There has been fierce competition among international banks to lend to an emerging middle class seeking mortgages to buy brand-new apartments, and consumer loans to furnish them.
The rush by foreigners to acquire property in Bulgaria, from large tracts of agricultural land to a retirement home in a mountain village, continues unabated.
Transfers from the European Union structural funds are due to start flowing next year, enabling Bulgaria to start on the long process of catching up with richer partners.
But this sunny outlook could soon turn cloudy. The European Bank for Reconstruction and Development warned this month the international credit squeeze would have an impact on eastern Europe, slowing growth as the cost of credit rises.
Erik Berglof, the EBRD's chief economist, said this month that east European economies may face a short-term liquidity crisis, but "the more important effects will come in the longer term as growth will come down from very high levels due to the difficulties and higher risks associated with obtaining credit".
The World Bank said in a report on the east European EU member-states that tightening credit would weaken growth in developed markets, with a knock-on effect for emerging market exports.
The new EU member-states have so far remained "relatively unscathed" by market turbulence, while preparations for future euro membership, along with close monitoring from Brussels, have strengthened their position.
But the report, published last month, adds that the possibility of a deepening financial crisis and of a sustained reduction in external financing would affect countries with a high current account deficit.
Bulgaria is among those seen as vulnerable. Fuelled by rapid credit expansion, the first-half current account deficit reached €2.5bn, equal to 10.6 per cent of gross domestic product. It is projected to end the year at a record 19 per cent of gross domestic product.
Plamen Oresharski, the finance minister, says that before the credit crunch hit, the deficit had not given cause for concern, mainly because a high percentage of imports covered equipment and machinery for fast-growing local companies and foreign investors setting up in Bulgaria.
"It's clear we may face risks if European growth slows, as more than 60 per cent of our trade is with the EU," he says.

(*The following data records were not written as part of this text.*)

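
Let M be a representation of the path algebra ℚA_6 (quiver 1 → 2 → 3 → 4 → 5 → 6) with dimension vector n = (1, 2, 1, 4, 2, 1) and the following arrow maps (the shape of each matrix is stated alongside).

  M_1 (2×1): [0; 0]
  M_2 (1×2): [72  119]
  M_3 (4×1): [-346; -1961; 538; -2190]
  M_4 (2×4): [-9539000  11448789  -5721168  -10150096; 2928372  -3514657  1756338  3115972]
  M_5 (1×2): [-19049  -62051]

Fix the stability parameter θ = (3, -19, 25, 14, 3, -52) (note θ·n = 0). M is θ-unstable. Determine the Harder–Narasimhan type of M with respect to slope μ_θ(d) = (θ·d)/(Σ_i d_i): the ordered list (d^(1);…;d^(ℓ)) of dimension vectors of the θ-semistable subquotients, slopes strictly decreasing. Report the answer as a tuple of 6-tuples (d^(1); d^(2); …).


Interval decomposition of M: I[1,1], I[2,2], I[2,6], I[4,4]^2, I[4,5].
HN type (ℓ=5): μ^(1)=14; μ^(2)=17/2; μ^(3)=3; μ^(4)=-5/2; μ^(5)=-19

((0, 0, 0, 2, 0, 0); (0, 0, 0, 1, 1, 0); (1, 0, 0, 0, 0, 0); (0, 0, 1, 1, 1, 1); (0, 2, 0, 0, 0, 0))


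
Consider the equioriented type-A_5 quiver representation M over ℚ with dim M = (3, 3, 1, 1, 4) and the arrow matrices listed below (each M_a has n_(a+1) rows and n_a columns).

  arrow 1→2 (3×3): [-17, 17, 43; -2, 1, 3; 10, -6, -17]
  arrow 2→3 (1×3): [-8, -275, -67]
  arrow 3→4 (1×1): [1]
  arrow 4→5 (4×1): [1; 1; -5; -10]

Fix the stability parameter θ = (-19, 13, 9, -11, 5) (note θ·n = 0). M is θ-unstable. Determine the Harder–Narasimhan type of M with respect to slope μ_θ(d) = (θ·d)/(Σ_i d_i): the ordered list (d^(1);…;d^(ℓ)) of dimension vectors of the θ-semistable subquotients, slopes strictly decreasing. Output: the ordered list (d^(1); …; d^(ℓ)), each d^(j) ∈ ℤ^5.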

Foreign direct investment of around €4bn in the run-up to EU accession fully covered the current account deficit last year. While first-half inflows this year exceeded €2bn, covering 74 per cent of the deficit, it is doubtful whether last year's performance can be repeated, says Dikran Tebeyan, economist at the Bulgarian Industrialists' Association. Yet Bulgaria has an additional cushion of at least €1bn in remittances from migrant workers in western Europe. "This figure could actually be considerably higher as people working abroad bring home large amounts of cash," Mr Tebeyan says.

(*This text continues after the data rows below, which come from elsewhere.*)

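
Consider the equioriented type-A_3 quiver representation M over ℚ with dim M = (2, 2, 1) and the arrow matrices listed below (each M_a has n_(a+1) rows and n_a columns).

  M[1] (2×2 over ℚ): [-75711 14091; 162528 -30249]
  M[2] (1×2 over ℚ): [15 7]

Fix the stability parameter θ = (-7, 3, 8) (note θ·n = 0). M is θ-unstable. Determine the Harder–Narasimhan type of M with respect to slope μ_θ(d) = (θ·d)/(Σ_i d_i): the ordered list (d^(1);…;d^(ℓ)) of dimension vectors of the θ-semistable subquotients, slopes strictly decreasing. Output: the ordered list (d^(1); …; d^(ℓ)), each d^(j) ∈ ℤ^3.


Interval decomposition of M: I[1,2], I[1,3].
HN type (ℓ=3): μ^(1)=8; μ^(2)=3; μ^(3)=-7

((0, 0, 1); (0, 2, 0); (2, 0, 0))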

The central bank intervened this year to slow credit expansion, which had been growing at an annual rate of more than 40 per cent, by raising the mandatory reserve requirement for banks from 8 to 12 per cent. The surge in private sector borrowing has already pushed up Bulgaria's gross external debt to 80 per cent of GDP.
There is comfort for Bulgaria in Mr Berglof's view that the presence of foreign-owned banks will underpin financial stability. The sector is dominated by subsidiaries of banks based elsewhere in the EU that rely on parent groups to provide funds for lending.

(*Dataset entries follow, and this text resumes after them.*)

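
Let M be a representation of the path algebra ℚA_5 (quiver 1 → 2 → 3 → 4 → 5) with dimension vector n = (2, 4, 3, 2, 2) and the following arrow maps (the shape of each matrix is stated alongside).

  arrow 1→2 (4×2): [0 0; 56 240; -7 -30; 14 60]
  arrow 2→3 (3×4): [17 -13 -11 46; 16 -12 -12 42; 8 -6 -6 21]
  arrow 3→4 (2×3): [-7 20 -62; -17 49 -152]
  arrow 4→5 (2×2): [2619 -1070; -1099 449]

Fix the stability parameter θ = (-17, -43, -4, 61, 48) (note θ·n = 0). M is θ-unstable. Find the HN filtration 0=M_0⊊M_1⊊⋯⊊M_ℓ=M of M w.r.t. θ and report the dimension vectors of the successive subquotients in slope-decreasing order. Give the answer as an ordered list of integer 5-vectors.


Barcode: M ≅ I[1,1], I[1,5], I[2,2]^2, I[2,5], I[3,3]. HN layers by μ_θ (5 steps, strictly decreasing):
  μ^(1)=109/2; μ^(2)=-4; μ^(3)=-17; μ^(4)=-30; μ^(5)=-43

((0, 0, 0, 2, 2); (0, 0, 3, 0, 0); (1, 0, 0, 0, 0); (1, 1, 0, 0, 0); (0, 3, 0, 0, 0))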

After three years of annual growth above 6 per cent of GDP, a cooling-off period could even bring benefits, Mr Oresharski suggests.
"At the moment we have issues with both wage and price inflation, while a damping of demand would have a positive effect on the current account," he says.
The year-on-year inflation rate jumped to 9.3 per cent in August, driven by a recent sharp rise in food prices as a result of drought. The year-end target has been revised upwards to around 8.5 per cent.
Wages in the public sector increased 16 per cent over the past year, while private sector increases are estimated at more than 30 per cent as fastgrowing companies scramble to find skilled workers.
The jobless rate fell this summer to around 6.5 per cent, the lowest since the start of transition. But this figure conceals a worsening shortage of labour in sectors such as construction and services that have been driving growth.
Mr Oresharski says Bulgaria has no choice but to maintain the tight fiscal policies that have resulted in budget surpluses, given that the country's currency board arrangement takes away the option of using monetary policy as a tool.
The surplus this year is set to rise to 2.7 per cent of GDP, boosted by higher tax revenues following the introduction of a 10 per cent corporate rate. Income tax will also fall next year to a flat rate of 10 per cent in a renewed effort to capture more of the grey economy in its net.
Next year's budget is still being prepared but Mr Oresharski says it will assume "another year of sustained growth".
Provided, that is, the new EU member-states can weather further turbulence in global financial markets.